19th-Century Italian School
Feast in the Forest
Ink on paper,
125 x 270 mm
Provenance:
Private collection
This work, attributed to the 19th-century Italian school, depicts a moment of festivity or gathering in a wooded clearing, where numerous human figures blend with the trees and play of shadows in a dense and vibrant composition. Executed in pen and ink on paper, this sketch or study conveys a scene of great vitality, brought to life through nervous and expressive linework.
19th-century Italy, marked by the gradual unification of the peninsula and a diversity of artistic movements, saw the emergence of many regional talents, often trained in the local academies of Florence, Rome, or Milan. While some artists of the period turned to a Neoclassical heritage, others explored a more Romantic, picturesque, or even proto-Impressionist approach to light and landscape.

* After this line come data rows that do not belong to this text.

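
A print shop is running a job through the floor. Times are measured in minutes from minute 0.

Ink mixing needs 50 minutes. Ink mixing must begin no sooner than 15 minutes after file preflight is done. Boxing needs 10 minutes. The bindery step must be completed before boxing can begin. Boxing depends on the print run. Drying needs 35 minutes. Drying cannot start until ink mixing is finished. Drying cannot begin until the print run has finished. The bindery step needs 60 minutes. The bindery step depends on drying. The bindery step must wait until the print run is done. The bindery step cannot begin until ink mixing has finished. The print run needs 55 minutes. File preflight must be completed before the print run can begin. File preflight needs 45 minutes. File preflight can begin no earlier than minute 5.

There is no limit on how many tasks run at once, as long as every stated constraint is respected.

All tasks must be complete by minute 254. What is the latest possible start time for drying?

Boxing has no dependents, so it just needs to finish by minute 254. Starting by 254 − 10 = minute 244 achieves that.
The bindery step must finish before boxing (must start by minute 244). With a 60-minute duration, the bindery step must start by 244 − 60 = minute 184.
Drying must finish before the bindery step (must start by minute 184). With a 35-minute duration, drying must start by 184 − 35 = minute 149.

149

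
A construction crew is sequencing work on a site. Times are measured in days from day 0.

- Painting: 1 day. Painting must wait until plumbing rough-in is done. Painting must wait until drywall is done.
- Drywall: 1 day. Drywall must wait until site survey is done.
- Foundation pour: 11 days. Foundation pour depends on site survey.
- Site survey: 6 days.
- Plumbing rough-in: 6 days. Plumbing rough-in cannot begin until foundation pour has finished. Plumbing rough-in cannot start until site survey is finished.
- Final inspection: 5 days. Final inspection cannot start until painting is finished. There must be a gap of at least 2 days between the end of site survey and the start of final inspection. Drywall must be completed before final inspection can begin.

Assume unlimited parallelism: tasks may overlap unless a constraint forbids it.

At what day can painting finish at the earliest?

Nothing blocks site survey, so it runs from day 0 to day 6.
Drywall waits on site survey (finishes day 6), so it starts at day 6 and finishes at 6 + 1 = day 7.
Foundation pour cannot begin until site survey (finishes day 6). It runs from day 6 to 6 + 11 = day 17.
For plumbing rough-in: foundation pour (finishes day 17); site survey (finishes day 6). Taking the maximum gives a start of day 17, and it finishes at 17 + 6 = day 23.
For painting: plumbing rough-in (finishes day 23); drywall (finishes day 7). Taking the maximum gives a start of day 23, and it finishes at 23 + 1 = day 24.

24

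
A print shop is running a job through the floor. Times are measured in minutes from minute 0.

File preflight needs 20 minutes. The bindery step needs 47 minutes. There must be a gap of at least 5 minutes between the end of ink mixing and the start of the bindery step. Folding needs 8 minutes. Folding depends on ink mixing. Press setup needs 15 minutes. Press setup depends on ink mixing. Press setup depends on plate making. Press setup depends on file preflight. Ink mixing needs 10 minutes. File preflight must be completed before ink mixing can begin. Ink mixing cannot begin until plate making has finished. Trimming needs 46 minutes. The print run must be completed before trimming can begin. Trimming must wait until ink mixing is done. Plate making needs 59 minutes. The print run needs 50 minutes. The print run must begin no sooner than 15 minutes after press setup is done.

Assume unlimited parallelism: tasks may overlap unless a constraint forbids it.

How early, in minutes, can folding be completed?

77

Nothing blocks plate making, so it runs from minute 0 to minute 59.
File preflight can start immediately at minute 0; it finishes at minute 20.
Ink mixing has to wait for file preflight (finishes minute 20); plate making (finishes minute 59). The latest of these is minute 59, so ink mixing runs minute 59 to 59 + 10 = minute 69.
After ink mixing (finishes minute 69), folding can start at minute 69 and finishes at minute 77.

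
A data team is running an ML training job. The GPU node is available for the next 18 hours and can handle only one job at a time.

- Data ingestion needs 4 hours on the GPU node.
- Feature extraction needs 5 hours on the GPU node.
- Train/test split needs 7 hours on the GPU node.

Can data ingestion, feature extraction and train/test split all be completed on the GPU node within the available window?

Running back to back, the jobs need 4 + 5 + 7 = 16 hours on the GPU node.
Since 16 ≤ 18, they fit within the window.

Yes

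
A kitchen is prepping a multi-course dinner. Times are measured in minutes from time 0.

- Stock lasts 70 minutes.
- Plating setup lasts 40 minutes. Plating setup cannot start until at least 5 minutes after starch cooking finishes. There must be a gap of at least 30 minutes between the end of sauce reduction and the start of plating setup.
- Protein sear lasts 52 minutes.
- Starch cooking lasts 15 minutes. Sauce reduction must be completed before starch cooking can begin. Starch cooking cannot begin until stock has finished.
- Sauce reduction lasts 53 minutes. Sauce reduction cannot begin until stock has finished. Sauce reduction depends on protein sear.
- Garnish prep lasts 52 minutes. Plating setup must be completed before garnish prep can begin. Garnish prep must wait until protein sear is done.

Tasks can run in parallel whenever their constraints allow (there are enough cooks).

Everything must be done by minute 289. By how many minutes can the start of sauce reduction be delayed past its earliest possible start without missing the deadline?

44

Nothing blocks protein sear, so it runs from minute 0 to minute 52.
Stock can start immediately at minute 0; it finishes at minute 70.
Sauce reduction needs all of stock (finishes minute 70); protein sear (finishes minute 52). That puts its earliest start at minute 70; it finishes at 70 + 53 = minute 123.

Working backward from the deadline:
To finish by minute 289, garnish prep (duration 52) must start no later than minute 237.
Plating setup must finish before garnish prep (must start by minute 237). With a 40-minute duration, plating setup must start by 237 − 40 = minute 197.
Starch cooking has to be done before plating setup (must start by minute 197, minus 5-minute gap → minute 192). That means finishing by minute 192, i.e. starting by 192 − 15 = minute 177.
Sauce reduction has several dependents: starch cooking (must start by minute 177); plating setup (must start by minute 197, minus 30-minute gap → minute 167). The earliest of those limits is minute 167, so sauce reduction must start by 167 − 53 = minute 114.
So sauce reduction can start as early as minute 70 and as late as minute 114, giving 114 − 70 = 44 minutes of slack.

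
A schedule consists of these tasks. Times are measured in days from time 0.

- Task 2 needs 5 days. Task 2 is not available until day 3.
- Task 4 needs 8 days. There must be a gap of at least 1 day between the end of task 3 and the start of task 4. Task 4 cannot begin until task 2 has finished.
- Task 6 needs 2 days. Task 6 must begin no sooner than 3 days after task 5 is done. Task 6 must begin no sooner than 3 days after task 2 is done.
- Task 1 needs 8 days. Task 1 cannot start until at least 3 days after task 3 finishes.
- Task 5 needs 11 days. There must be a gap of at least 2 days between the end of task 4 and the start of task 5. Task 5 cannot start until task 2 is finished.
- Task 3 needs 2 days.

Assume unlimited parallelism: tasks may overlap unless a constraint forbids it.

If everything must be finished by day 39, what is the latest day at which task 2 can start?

Nothing follows task 6; the deadline of day 39 is its only limit. It must start by 39 − 2 = day 37.
Task 5 has to be done before task 6 (must start by day 37, minus 3-day gap → day 34). That means finishing by day 34, i.e. starting by 34 − 11 = day 23.
Since task 5 (must start by day 23, minus 2-day gap → day 21) depends on it, task 4 must finish by day 21. Backing off its 8-day duration gives a latest start of day 13.
Task 2 must finish in time for task 4 (must start by day 13); task 5 (must start by day 23); task 6 (must start by day 37, minus 3-day gap → day 34). The tightest is day 13, so task 2 must start by 13 − 5 = day 8.

8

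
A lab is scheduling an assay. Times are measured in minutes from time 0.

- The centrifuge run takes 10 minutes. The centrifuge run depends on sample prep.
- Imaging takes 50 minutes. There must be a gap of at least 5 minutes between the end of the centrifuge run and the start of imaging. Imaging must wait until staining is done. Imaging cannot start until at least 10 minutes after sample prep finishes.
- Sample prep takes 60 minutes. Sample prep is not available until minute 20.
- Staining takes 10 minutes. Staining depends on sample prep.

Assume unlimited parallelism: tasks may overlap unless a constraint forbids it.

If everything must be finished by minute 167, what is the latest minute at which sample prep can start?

Imaging must finish by minute 167; it takes 50 minutes, so it must start by 167 − 50 = minute 117.
The centrifuge run has to be done before imaging (must start by minute 117, minus 5-minute gap → minute 112). That means finishing by minute 112, i.e. starting by 112 − 10 = minute 102.
Staining has to be done before imaging (must start by minute 117). That means finishing by minute 117, i.e. starting by 117 − 10 = minute 107.
Sample prep has several dependents: the centrifuge run (must start by minute 102); staining (must start by minute 107); imaging (must start by minute 117, minus 10-minute gap → minute 107). The earliest of those limits is minute 102, so sample prep must start by 102 − 60 = minute 42.

42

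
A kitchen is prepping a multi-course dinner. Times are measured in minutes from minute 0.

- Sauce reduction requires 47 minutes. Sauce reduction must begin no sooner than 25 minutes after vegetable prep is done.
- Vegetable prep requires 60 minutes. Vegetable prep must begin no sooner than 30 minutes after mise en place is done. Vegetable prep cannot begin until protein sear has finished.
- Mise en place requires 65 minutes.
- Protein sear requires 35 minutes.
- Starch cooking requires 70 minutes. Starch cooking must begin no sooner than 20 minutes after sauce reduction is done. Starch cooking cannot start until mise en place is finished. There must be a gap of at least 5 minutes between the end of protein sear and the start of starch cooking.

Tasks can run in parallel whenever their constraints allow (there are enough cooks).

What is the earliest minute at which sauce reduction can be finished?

227

Protein sear has no prerequisites, so it starts at minute 0 and finishes at minute 35.
Nothing blocks mise en place, so it runs from minute 0 to minute 65.
For vegetable prep: mise en place (finishes minute 65, plus 30-minute gap → minute 95); protein sear (finishes minute 35). Taking the maximum gives a start of minute 95, and it finishes at 95 + 60 = minute 155.
After vegetable prep (finishes minute 155, plus 25-minute gap → minute 180), sauce reduction can start at minute 180 and finishes at minute 227.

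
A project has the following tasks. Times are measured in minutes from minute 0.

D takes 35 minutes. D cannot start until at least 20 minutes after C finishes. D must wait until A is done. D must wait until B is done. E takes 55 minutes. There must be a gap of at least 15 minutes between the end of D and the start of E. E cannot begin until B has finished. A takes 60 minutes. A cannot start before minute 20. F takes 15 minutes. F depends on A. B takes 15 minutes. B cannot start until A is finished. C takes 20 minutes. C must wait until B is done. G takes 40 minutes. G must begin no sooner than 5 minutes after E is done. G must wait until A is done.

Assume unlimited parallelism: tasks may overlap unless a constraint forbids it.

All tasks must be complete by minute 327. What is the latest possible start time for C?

To finish by minute 327, G (duration 40) must start no later than minute 287.
E must finish before G (must start by minute 287, minus 5-minute gap → minute 282). With a 55-minute duration, E must start by 282 − 55 = minute 227.
D must finish before E (must start by minute 227, minus 15-minute gap → minute 212). With a 35-minute duration, D must start by 212 − 35 = minute 177.
Since D (must start by minute 177, minus 20-minute gap → minute 157) depends on it, C must finish by minute 157. Backing off its 20-minute duration gives a latest start of minute 137.

137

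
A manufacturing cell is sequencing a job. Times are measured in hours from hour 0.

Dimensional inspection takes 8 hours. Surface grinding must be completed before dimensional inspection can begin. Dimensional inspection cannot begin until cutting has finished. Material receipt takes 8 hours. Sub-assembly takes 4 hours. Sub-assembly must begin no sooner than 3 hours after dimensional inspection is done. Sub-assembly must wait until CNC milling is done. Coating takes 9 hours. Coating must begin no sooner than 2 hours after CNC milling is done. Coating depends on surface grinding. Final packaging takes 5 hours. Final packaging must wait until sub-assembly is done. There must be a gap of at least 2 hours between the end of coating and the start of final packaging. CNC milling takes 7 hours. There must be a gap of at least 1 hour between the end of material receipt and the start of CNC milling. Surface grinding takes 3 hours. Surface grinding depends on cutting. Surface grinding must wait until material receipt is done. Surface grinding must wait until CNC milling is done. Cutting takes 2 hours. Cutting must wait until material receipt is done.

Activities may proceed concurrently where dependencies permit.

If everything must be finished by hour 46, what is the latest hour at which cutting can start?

To finish by hour 46, final packaging (duration 5) must start no later than hour 41.
Since final packaging (must start by hour 41) depends on it, sub-assembly must finish by hour 41. Backing off its 4-hour duration gives a latest start of hour 37.
Dimensional inspection must finish before sub-assembly (must start by hour 37, minus 3-hour gap → hour 34). With an 8-hour duration, dimensional inspection must start by 34 − 8 = hour 26.
Coating must finish before final packaging (must start by hour 41, minus 2-hour gap → hour 39). With a 9-hour duration, coating must start by 39 − 9 = hour 30.
Surface grinding feeds dimensional inspection (must start by hour 26); coating (must start by hour 30). Taking the minimum, surface grinding must finish by hour 26 and start by 26 − 3 = hour 23.
For cutting: surface grinding (must start by hour 23); dimensional inspection (must start by hour 26). The most restrictive is hour 23; with a 2-hour duration, cutting must start by hour 21.

21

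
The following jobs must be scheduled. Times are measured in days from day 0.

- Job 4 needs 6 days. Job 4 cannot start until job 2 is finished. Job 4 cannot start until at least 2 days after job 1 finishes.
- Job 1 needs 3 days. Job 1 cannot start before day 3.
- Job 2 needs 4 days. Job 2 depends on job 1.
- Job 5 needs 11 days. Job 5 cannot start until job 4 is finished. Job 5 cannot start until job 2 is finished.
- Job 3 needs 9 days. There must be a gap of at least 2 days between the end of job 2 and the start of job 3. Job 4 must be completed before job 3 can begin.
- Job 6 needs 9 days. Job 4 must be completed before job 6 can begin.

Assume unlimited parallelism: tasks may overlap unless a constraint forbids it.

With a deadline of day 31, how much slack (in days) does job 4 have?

4

After its own release at day 3, job 1 can start at day 3 and finishes at day 6.
Job 2 cannot begin until job 1 (finishes day 6). It runs from day 6 to 6 + 4 = day 10.
Job 4 needs all of job 2 (finishes day 10); job 1 (finishes day 6, plus 2-day gap → day 8). That puts its earliest start at day 10; it finishes at 10 + 6 = day 16.

Working backward from the deadline:
Job 3 has no dependents, so it just needs to finish by day 31. Starting by 31 − 9 = day 22 achieves that.
Job 5 has no dependents, so it just needs to finish by day 31. Starting by 31 − 11 = day 20 achieves that.
Nothing follows job 6; the deadline of day 31 is its only limit. It must start by 31 − 9 = day 22.
Job 4 feeds job 3 (must start by day 22); job 5 (must start by day 20); job 6 (must start by day 22). Taking the minimum, job 4 must finish by day 20 and start by 20 − 6 = day 14.
So job 4 can start as early as day 10 and as late as day 14, giving 14 − 10 = 4 days of slack.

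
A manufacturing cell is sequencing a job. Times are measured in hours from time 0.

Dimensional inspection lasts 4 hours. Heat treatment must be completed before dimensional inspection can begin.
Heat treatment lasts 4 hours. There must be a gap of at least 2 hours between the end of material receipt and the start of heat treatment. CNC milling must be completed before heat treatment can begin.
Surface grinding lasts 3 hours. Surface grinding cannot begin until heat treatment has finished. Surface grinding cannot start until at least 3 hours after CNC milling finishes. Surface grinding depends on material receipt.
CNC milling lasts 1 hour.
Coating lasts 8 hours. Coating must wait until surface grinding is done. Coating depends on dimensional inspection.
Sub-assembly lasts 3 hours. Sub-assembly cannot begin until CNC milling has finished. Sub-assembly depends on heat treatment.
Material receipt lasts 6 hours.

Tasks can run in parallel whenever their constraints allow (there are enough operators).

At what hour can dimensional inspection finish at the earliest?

16

CNC milling has no prerequisites, so it starts at hour 0 and finishes at hour 1.
Material receipt can start immediately at hour 0; it finishes at hour 6.
Heat treatment cannot start until material receipt (finishes hour 6, plus 2-hour gap → hour 8); CNC milling (finishes hour 1). The controlling bound is hour 8, so heat treatment finishes at 8 + 4 = hour 12.
Dimensional inspection waits on heat treatment (finishes hour 12), so it starts at hour 12 and finishes at 12 + 4 = hour 16.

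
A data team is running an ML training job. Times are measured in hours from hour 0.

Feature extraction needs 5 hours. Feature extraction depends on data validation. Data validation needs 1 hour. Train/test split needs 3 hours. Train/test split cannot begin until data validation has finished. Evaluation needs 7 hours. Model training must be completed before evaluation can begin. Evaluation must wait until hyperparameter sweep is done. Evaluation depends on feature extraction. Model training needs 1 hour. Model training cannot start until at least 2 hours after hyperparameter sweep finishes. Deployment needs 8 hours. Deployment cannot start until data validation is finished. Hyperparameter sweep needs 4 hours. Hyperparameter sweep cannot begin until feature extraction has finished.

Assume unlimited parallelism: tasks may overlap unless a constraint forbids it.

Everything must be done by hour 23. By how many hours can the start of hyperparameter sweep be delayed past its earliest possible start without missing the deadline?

Data validation has no prerequisites, so it starts at hour 0 and finishes at hour 1.
Feature extraction cannot begin until data validation (finishes hour 1). It runs from hour 1 to 1 + 5 = hour 6.
Hyperparameter sweep waits on feature extraction (finishes hour 6), so it starts at hour 6 and finishes at 6 + 4 = hour 10.

Working backward from the deadline:
Evaluation must finish by hour 23; it takes 7 hours, so it must start by 23 − 7 = hour 16.
Model training feeds into evaluation (must start by hour 16); so model training must finish by hour 16 and therefore start by hour 15.
For hyperparameter sweep: model training (must start by hour 15, minus 2-hour gap → hour 13); evaluation (must start by hour 16). The most restrictive is hour 13; with a 4-hour duration, hyperparameter sweep must start by hour 9.
So hyperparameter sweep can start as early as hour 6 and as late as hour 9, giving 9 − 6 = 3 hours of slack.

3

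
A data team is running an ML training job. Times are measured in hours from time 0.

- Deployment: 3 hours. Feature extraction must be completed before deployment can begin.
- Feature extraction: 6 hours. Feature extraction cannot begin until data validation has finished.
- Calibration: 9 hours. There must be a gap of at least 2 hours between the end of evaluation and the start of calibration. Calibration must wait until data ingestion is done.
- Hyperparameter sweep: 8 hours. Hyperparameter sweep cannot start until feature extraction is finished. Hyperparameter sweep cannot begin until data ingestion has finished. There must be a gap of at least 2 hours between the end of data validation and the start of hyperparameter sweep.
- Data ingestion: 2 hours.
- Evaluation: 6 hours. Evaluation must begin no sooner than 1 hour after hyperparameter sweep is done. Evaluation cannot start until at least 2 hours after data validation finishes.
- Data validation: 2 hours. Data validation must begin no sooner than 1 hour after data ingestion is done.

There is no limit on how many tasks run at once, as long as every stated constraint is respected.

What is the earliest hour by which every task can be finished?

37

Data ingestion can start immediately at hour 0; it finishes at hour 2.
After data ingestion (finishes hour 2, plus 1-hour gap → hour 3), data validation can start at hour 3 and finishes at hour 5.
Feature extraction waits on data validation (finishes hour 5), so it starts at hour 5 and finishes at 5 + 6 = hour 11.
Deployment cannot begin until feature extraction (finishes hour 11). It runs from hour 11 to 11 + 3 = hour 14.
For hyperparameter sweep: feature extraction (finishes hour 11); data ingestion (finishes hour 2); data validation (finishes hour 5, plus 2-hour gap → hour 7). Taking the maximum gives a start of hour 11, and it finishes at 11 + 8 = hour 19.
For evaluation: hyperparameter sweep (finishes hour 19, plus 1-hour gap → hour 20); data validation (finishes hour 5, plus 2-hour gap → hour 7). Taking the maximum gives a start of hour 20, and it finishes at 20 + 6 = hour 26.
Calibration has to wait for evaluation (finishes hour 26, plus 2-hour gap → hour 28); data ingestion (finishes hour 2). The latest of these is hour 28, so calibration runs hour 28 to 28 + 9 = hour 37.
All tasks are finished once the last one completes. Finish times: Data ingestion at 2, Data validation at 5, Feature extraction at 11, Hyperparameter sweep at 19, Evaluation at 26, Calibration at 37, Deployment at 14. The latest is hour 37.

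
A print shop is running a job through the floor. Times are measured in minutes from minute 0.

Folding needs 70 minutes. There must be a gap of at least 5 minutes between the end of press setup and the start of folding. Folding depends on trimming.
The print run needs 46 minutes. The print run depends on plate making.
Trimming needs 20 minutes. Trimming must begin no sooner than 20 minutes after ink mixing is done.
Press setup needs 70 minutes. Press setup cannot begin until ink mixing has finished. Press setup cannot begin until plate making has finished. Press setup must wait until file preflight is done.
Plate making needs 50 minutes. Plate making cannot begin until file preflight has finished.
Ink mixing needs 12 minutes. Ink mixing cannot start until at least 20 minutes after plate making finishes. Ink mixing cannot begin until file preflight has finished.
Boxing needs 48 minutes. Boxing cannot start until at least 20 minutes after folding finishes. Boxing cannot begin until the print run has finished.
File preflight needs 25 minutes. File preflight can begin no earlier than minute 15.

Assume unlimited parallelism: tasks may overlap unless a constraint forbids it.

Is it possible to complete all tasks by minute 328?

No

File preflight cannot begin until its own release at minute 15. It runs from minute 15 to 15 + 25 = minute 40.
After file preflight (finishes minute 40), plate making can start at minute 40 and finishes at minute 90.
The print run waits on plate making (finishes minute 90), so it starts at minute 90 and finishes at 90 + 46 = minute 136.
Ink mixing cannot start until plate making (finishes minute 90, plus 20-minute gap → minute 110); file preflight (finishes minute 40). The controlling bound is minute 110, so ink mixing finishes at 110 + 12 = minute 122.
Trimming waits on ink mixing (finishes minute 122, plus 20-minute gap → minute 142), so it starts at minute 142 and finishes at 142 + 20 = minute 162.
Press setup needs all of ink mixing (finishes minute 122); plate making (finishes minute 90); file preflight (finishes minute 40). That puts its earliest start at minute 122; it finishes at 122 + 70 = minute 192.
For folding: press setup (finishes minute 192, plus 5-minute gap → minute 197); trimming (finishes minute 162). Taking the maximum gives a start of minute 197, and it finishes at 197 + 70 = minute 267.
Boxing cannot start until folding (finishes minute 267, plus 20-minute gap → minute 287); the print run (finishes minute 136). The controlling bound is minute 287, so boxing finishes at 287 + 48 = minute 335.
The earliest everything can be done is minute 335, which is after the deadline of 328, so it is not possible.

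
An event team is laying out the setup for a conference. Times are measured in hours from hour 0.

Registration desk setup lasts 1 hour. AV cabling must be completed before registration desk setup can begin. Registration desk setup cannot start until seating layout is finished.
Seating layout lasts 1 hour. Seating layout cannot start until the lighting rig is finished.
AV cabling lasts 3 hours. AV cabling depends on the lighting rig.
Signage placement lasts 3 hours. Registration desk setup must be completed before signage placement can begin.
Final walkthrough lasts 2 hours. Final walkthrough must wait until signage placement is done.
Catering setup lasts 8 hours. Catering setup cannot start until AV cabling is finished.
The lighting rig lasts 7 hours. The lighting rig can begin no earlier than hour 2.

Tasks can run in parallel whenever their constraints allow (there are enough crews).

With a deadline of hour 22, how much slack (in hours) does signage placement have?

4

The lighting rig cannot begin until its own release at hour 2. It runs from hour 2 to 2 + 7 = hour 9.
Seating layout cannot begin until the lighting rig (finishes hour 9). It runs from hour 9 to 9 + 1 = hour 10.
AV cabling waits on the lighting rig (finishes hour 9), so it starts at hour 9 and finishes at 9 + 3 = hour 12.
Registration desk setup cannot start until AV cabling (finishes hour 12); seating layout (finishes hour 10). The controlling bound is hour 12, so registration desk setup finishes at 12 + 1 = hour 13.
After registration desk setup (finishes hour 13), signage placement can start at hour 13 and finishes at hour 16.

Working backward from the deadline:
Final walkthrough must finish by hour 22; it takes 2 hours, so it must start by 22 − 2 = hour 20.
Signage placement feeds into final walkthrough (must start by hour 20); so signage placement must finish by hour 20 and therefore start by hour 17.
So signage placement can start as early as hour 13 and as late as hour 17, giving 17 − 13 = 4 hours of slack.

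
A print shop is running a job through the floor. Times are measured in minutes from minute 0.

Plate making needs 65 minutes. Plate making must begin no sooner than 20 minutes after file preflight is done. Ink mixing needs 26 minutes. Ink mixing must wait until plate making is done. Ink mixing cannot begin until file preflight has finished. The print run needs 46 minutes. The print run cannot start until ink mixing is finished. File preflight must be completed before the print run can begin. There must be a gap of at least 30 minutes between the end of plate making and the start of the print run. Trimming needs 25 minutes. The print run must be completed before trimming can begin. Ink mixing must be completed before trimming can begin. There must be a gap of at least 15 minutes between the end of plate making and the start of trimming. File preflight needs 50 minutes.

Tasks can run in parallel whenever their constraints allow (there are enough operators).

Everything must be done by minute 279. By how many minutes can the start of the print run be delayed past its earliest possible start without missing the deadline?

File preflight has no prerequisites, so it starts at minute 0 and finishes at minute 50.
Plate making waits on file preflight (finishes minute 50, plus 20-minute gap → minute 70), so it starts at minute 70 and finishes at 70 + 65 = minute 135.
Ink mixing has to wait for plate making (finishes minute 135); file preflight (finishes minute 50). The latest of these is minute 135, so ink mixing runs minute 135 to 135 + 26 = minute 161.
The print run needs all of ink mixing (finishes minute 161); file preflight (finishes minute 50); plate making (finishes minute 135, plus 30-minute gap → minute 165). That puts its earliest start at minute 165; it finishes at 165 + 46 = minute 211.

Working backward from the deadline:
Nothing follows trimming; the deadline of minute 279 is its only limit. It must start by 279 − 25 = minute 254.
Since trimming (must start by minute 254) depends on it, the print run must finish by minute 254. Backing off its 46-minute duration gives a latest start of minute 208.
So the print run can start as early as minute 165 and as late as minute 208, giving 208 − 165 = 43 minutes of slack.

43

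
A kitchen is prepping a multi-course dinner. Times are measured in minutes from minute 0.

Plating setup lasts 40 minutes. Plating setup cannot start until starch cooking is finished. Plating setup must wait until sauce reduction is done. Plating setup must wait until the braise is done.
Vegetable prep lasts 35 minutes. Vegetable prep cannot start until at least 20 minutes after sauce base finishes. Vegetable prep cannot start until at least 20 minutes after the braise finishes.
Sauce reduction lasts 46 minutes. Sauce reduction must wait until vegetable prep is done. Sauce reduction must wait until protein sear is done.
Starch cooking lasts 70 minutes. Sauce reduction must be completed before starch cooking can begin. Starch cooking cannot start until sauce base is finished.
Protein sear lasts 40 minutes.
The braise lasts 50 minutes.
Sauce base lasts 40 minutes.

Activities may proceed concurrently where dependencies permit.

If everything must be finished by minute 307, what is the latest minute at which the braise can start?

46

Plating setup has no dependents, so it just needs to finish by minute 307. Starting by 307 − 40 = minute 267 achieves that.
Starch cooking feeds into plating setup (must start by minute 267); so starch cooking must finish by minute 267 and therefore start by minute 197.
For sauce reduction: starch cooking (must start by minute 197); plating setup (must start by minute 267). The most restrictive is minute 197; with a 46-minute duration, sauce reduction must start by minute 151.
Vegetable prep must finish before sauce reduction (must start by minute 151). With a 35-minute duration, vegetable prep must start by 151 − 35 = minute 116.
The braise feeds vegetable prep (must start by minute 116, minus 20-minute gap → minute 96); plating setup (must start by minute 267). Taking the minimum, the braise must finish by minute 96 and start by 96 − 50 = minute 46.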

In this drawing, the treatment of the subject evokes an almost theatrical atmosphere: the figures seem to converse, dance, or rest in a setting that blends conviviality with mystery. The use of line — at times swift and nervous, at others more precise to define specific groups — suggests a compositional study rather than a finished work, but one that remains fascinating for its spontaneity.
Here we find a typically Romantic desire to depict humanity in communion with nature, in a space that is both real and idealized. The vegetal forms, rendered in an abundant and energetic graphic style, create a natural curtain through which the viewer is invited to pass. This visual language, reminiscent of the sketchbooks of traveling painters or stage designers, calls to mind certain pastoral scenes by Giovanni Fattori or Telemaco Signorini, major figures of the Macchiaioli movement — though without their use of color.